A confusing title for a confusing question! I understand a) monads, b) the IO monad, c) the Cont monad (Control.Monad.Cont), and d) the ContT continuation transformer monad. (And I vaguely understand monad transformers in general -- though not enough to answer this question.) I understand how to write a program where all the functions are in the Cont monad (Cont r a), and I understand how to write a program where all the functions are in the combined Cont/IO monad (ContT r IO a).
But I'm wondering how I might write a program where some functions are in a combined Cont/IO monad (ContT r IO a) and other functions are just in the Cont monad (Cont r a). Basically, I want to write the whole program in continuation style, but only use the IO monad where necessary (much like in "regular" Haskell code, I only use the IO monad where necessary).
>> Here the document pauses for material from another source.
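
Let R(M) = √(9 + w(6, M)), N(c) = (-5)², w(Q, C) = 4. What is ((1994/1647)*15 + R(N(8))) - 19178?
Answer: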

For example consider these two functions, in non-continuation style:
foo :: Int -> IO Int
foo n = do
let x = n + 1
print x
return $ bar x
bar :: Int -> Int
bar m = m * 2
Note that foo requires IO but bar is pure. Now I figured out how to write this code fully using the continuation monad, but I needed to thread IO through bar as well:
foo :: Int -> ContT r IO Int
foo n = do
let x = n + 1
liftIO $ print x
bar x
bar :: Int -> ContT r IO Int
bar m = return $ m * 2
I do want all my code in continuation style, but I don't want to have to use the IO monad on functions that don't require it. Basically, I would like to define bar like this:
bar :: Int -> Cont r Int
bar m = return $ m * 2
Unfortunately, I can't find a way to call a Cont r a monad function (bar) from inside a ContT r IO a monad function (foo). Is there any way to "lift" a non-transformed monad into a transformed one? i.e., how can I change the line "bar x" in foo so that it can correctly call bar :: Int -> Cont r Int?